Besides, Delius uses African musical idioms and plantation songs in his score and the idea of writing for black voices is also quite novel for the period, pre-dating, as it does, both Showboat and Porgy and Bess.
The opera is set in Louisiana, where estate manager Simon Perez is sexually harassing mulatto Palmyra. A new batch of slaves from Dahomey brings royal prince Koanga who soon finds the housemaid irresistible. Death for each of them becomes the inevitable outcome.
James Macnamara's enclosed set design is initially rather drab but flaps open to reveal a more verdant aspect beyond, while ingenious effects produce a balcony, parlour and prison. Act III offers a more open scene but Ian Sommerville's lighting here cloaks Koanga's voodoo rituals in forbidding mystery.

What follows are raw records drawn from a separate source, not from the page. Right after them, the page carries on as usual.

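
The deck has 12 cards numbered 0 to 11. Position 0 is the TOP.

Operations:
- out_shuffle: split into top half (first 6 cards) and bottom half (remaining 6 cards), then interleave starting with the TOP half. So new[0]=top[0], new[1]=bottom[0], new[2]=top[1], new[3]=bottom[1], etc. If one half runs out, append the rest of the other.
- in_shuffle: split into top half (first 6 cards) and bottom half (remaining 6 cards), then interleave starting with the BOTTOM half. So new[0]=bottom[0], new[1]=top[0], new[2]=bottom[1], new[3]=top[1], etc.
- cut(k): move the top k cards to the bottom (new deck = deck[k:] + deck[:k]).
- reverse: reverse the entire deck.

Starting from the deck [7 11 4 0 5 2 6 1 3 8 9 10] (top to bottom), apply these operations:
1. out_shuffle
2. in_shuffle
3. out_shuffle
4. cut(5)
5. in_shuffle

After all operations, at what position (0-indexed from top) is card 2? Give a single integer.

After op 1 (out_shuffle): [7 6 11 1 4 3 0 8 5 9 2 10]
After op 2 (in_shuffle): [0 7 8 6 5 11 9 1 2 4 10 3]
After op 3 (out_shuffle): [0 9 7 1 8 2 6 4 5 10 11 3]
After op 4 (cut(5)): [2 6 4 5 10 11 3 0 9 7 1 8]
After op 5 (in_shuffle): [3 2 0 6 9 4 7 5 1 10 8 11]
Card 2 is at position 1.

Answer: 1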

Delius' often luscious score is uneven and, while the once popular dance movement La Calinda retains its charm, I wait until Act III for the music to sustain my interest. And one cannot blame empathising conductor Stephen Barlow who guides Koanga with a gracious hand.
In the title role, US baritone Norman Garrett is physically and vocally striking and, with particular stage presence, his interpretation commands respect and admiration. US tenor Jeff Gwaltney is also strongly cast as Perez while South African soprano Nozuko Teto engages solidly with Palmyra's undulating lines.
There is stentorian delivery in Christopher Robinson's overbearing estate owner Don Jose while the rest of the large cast contribute firmly to Koanga's revival. The festival chorus also provides a stalwart body.
However, for me, this meandering Delius remains less than satisfying.